My main research interest is in the areas of information retrieval, Chinese speech and language processing, and Web
mining. I was one of a few pioneers dedicated to Chinese IR in the mid-1990’s. To my knowledge, I was the first one that published
a Chinese text retrieval paper at SIGIR conferences. I developed an effective retrieval system called Csmart to deal with
quasi-natural language search in Chinese. The system was successfully transferred to industry in Taiwan during 1995 and 1996.
I have developed an innovative PAT-tree-based approach to Chinese keyword extraction in SIGIR’97, which was one of the representative
works frequently cited in the area. In 1998, I received the Best Poster Presentation Award for late-breaking research
at SIGIR’98. In recent years, my research has focused mainly on mining Web data resources, especially in discovering knowledge
from Web anchor texts and query logs. My team proposed a series of Web mining approaches for exploiting the Web as live
bilingual corpora and reducing the difficulties involved in translating words/terms not included in common bilingual dictionaries.

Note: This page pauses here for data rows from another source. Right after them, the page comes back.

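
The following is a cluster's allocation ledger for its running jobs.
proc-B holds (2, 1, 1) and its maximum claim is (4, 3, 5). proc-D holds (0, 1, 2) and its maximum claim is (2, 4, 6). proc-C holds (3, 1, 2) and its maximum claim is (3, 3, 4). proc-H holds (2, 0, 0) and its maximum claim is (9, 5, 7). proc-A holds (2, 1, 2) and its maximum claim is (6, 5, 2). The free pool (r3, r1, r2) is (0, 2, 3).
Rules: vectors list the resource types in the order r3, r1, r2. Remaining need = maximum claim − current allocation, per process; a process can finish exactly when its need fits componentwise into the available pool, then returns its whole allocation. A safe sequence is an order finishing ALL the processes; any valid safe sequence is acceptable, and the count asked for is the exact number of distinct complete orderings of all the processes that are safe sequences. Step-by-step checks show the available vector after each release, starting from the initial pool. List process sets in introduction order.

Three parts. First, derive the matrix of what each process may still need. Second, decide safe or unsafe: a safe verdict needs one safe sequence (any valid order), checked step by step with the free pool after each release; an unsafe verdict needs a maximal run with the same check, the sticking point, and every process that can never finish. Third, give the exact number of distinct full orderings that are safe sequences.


(1) Outstanding need per process (order r3, r1, r2):
  proc-B: (2, 2, 4)
  proc-D: (2, 3, 4)
  proc-C: (0, 2, 2)
  proc-H: (7, 5, 7)
  proc-A: (4, 4, 0)
(2) SAFE. One safe sequence: proc-C, proc-B, proc-A, proc-H, proc-D.
Key observation: proc-C is the earliest step where a requested resource binds exactly: need (0, 2, 2), pool (0, 2, 3) at its turn.
Check, step by step:
  pool = (0, 2, 3)
  run proc-C (needs (0, 2, 2), free (0, 2, 3)); after release of (3, 1, 2) the pool is (3, 3, 5)
  run proc-B (needs (2, 2, 4), free (3, 3, 5)); after release of (2, 1, 1) the pool is (5, 4, 6)
  run proc-A (needs (4, 4, 0), free (5, 4, 6)); after release of (2, 1, 2) the pool is (7, 5, 8)
  run proc-H (needs (7, 5, 7), free (7, 5, 8)); after release of (2, 0, 0) the pool is (9, 5, 8)
  run proc-D (needs (2, 3, 4), free (9, 5, 8)); after release of (0, 1, 2) the pool is (9, 6, 10)
(3) Precisely 4 of the possible complete orderings are safe sequences.


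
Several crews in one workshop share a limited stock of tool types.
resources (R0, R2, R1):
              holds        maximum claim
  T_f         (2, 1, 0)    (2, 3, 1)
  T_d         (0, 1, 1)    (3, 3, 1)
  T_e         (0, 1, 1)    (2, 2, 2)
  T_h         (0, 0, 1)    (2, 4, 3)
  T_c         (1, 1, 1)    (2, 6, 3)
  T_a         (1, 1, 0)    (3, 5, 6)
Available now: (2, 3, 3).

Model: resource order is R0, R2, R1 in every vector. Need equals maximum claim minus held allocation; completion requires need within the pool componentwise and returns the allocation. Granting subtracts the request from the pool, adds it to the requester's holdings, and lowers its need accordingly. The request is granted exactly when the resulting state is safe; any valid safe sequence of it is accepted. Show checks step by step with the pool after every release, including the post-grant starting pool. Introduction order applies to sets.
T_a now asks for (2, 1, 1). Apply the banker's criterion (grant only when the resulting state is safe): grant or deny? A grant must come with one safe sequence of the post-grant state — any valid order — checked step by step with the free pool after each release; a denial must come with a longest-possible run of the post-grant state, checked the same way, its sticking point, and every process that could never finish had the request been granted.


DENY: after the grant no complete ordering would exist.
Key observation: after T_f, T_e, T_h the pool peaks at (2, 4, 4), and each blocked process is short somewhere: T_d on R0; T_c on R2; T_a on R1.
Pretend the grant happened; the run T_f, T_e, T_h goes as far as possible. Walking it through:
  pool = (0, 2, 2)
  T_f: need (0, 2, 1) fits (0, 2, 2); releases (2, 1, 0), pool now (2, 3, 2)
  T_e: need (2, 1, 1) fits (2, 3, 2); releases (0, 1, 1), pool now (2, 4, 3)
  T_h: need (2, 4, 2) fits (2, 4, 3); releases (0, 0, 1), pool now (2, 4, 4)
  T_d still needs (3, 2, 0) but only (2, 4, 4) is free — short on R0
  T_c still needs (1, 5, 2) but only (2, 4, 4) is free — short on R2
  T_a still needs (0, 3, 5) but only (2, 4, 4) is free — short on R1
Post-grant, the permanently blocked set is T_d, T_c and T_a.


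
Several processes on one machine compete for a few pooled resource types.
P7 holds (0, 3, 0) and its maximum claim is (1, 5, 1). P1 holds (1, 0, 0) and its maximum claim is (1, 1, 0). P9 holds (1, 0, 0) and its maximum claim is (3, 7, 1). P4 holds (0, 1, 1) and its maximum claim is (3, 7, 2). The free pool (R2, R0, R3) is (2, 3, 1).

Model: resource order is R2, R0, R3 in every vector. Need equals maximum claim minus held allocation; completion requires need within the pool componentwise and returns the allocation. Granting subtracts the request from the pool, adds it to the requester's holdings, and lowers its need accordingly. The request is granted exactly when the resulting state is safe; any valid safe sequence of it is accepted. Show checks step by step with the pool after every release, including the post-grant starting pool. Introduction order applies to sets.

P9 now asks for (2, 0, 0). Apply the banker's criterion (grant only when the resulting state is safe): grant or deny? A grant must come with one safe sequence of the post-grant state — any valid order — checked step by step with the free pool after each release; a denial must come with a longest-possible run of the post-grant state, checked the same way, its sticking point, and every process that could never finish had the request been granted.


DENY. Granting would leave the state unsafe.
Key observation: after P1, P7 the pool peaks at (1, 6, 1), and each blocked process is short somewhere: P9 on R0; P4 on R2.
After a pretend grant, a maximal execution: P1, P7 — then nothing else fits. Check, step by step:
  pool = (0, 3, 1)
  P1: need (0, 1, 0) fits (0, 3, 1); releases (1, 0, 0), pool now (1, 3, 1)
  P7: need (1, 2, 1) fits (1, 3, 1); releases (0, 3, 0), pool now (1, 6, 1)
  P9 cannot run: need (0, 7, 1) vs free (1, 6, 1) (insufficient R0)
  P4 cannot run: need (3, 6, 1) vs free (1, 6, 1) (insufficient R2)
Post-grant, the permanently blocked set is P9 and P4.


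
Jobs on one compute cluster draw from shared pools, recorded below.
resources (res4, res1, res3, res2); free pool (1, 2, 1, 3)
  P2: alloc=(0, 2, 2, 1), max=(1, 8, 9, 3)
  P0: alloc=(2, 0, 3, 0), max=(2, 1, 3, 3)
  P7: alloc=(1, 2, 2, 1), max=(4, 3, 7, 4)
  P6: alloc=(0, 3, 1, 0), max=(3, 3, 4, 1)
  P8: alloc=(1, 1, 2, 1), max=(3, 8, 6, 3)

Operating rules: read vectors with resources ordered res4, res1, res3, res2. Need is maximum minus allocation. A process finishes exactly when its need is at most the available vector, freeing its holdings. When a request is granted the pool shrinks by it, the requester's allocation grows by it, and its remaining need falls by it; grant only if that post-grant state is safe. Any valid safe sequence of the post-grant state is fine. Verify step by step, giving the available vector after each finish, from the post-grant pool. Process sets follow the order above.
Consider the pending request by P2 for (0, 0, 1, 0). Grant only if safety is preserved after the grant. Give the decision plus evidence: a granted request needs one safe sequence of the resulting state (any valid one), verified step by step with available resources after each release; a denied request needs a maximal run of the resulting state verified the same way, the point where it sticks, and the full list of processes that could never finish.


DENY — the pretend-granted state is unsafe.
Key observation: after P0, P6 the pool peaks at (3, 5, 4, 3), and each blocked process is short somewhere: P2 on res1, res3; P7 on res3; P8 on res1.
After a pretend grant, a maximal execution: P0, P6 — then nothing else fits. Verifying each step:
  pool = (1, 2, 0, 3)
  P0 needs (0, 1, 0, 3) <= (1, 2, 0, 3) -> finishes; pool += (2, 0, 3, 0) = (3, 2, 3, 3)
  P6 needs (3, 0, 3, 1) <= (3, 2, 3, 3) -> finishes; pool += (0, 3, 1, 0) = (3, 5, 4, 3)
  blocked: P2 wants (1, 6, 6, 2), pool (3, 5, 4, 3) — not enough res1 and res3
  blocked: P7 wants (3, 1, 5, 3), pool (3, 5, 4, 3) — not enough res3
  blocked: P8 wants (2, 7, 4, 2), pool (3, 5, 4, 3) — not enough res1
Processes that could never finish after the grant: P2, P7 and P8.


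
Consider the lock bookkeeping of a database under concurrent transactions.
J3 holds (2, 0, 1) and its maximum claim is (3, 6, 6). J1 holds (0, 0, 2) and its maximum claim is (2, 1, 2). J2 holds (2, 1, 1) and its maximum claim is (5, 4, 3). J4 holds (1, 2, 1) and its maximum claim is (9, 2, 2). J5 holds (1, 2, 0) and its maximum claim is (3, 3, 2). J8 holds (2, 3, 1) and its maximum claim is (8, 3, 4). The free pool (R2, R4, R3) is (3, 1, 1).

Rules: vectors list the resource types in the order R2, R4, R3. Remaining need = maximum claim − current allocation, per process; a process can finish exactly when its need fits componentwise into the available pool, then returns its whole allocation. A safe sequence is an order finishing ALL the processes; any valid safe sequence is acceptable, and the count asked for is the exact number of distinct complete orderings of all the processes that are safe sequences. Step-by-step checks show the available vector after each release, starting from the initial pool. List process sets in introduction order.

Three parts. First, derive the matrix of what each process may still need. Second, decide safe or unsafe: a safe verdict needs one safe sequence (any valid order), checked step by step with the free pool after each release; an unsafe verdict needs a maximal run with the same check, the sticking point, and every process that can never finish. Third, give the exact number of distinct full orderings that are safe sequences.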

At the same time, we developed a set of log mining techniques including query clustering and new query categorization to
create query taxonomy automatically. These techniques are able to organize users’ search vocabulary into a hierarchical structure, extract relevant terms for queries and assign subject categories to them. In the above research, my team published some
papers at prestigious conferences and in journals, such as WWW’04, ICDM’01 and ‘02, and ACM TOIS’04. In the last 10 years, I have chaired SIGIR for the Association for Computational Linguistics and Chinese Language
Processing to promote IR activities in Taiwan. In 1997, I received the first K. T. Li Distinguished Young Scholar Award,
which was presented by the ACM Taipei Chapter for my contributions in Chinese Information Retrieval. I am also active in
professional services, especially in information retrieval and Asian language information processing. Six times I have served
as a PC member at ACM SIGIR conferences, the top IR conferences. I was a steering committee member organizing the
International Workshop on Information Retrieval with Asian Languages (IRAL), an annual IR meeting in Asia since 1995. I
am currently an associate editor for both ACM Transactions on Asian Language Information Processing and the Journal of
Computational Linguistics and Chinese Language Processing. From 1996 to 2001, I was also an editorial board member of
Information Processing and Management. |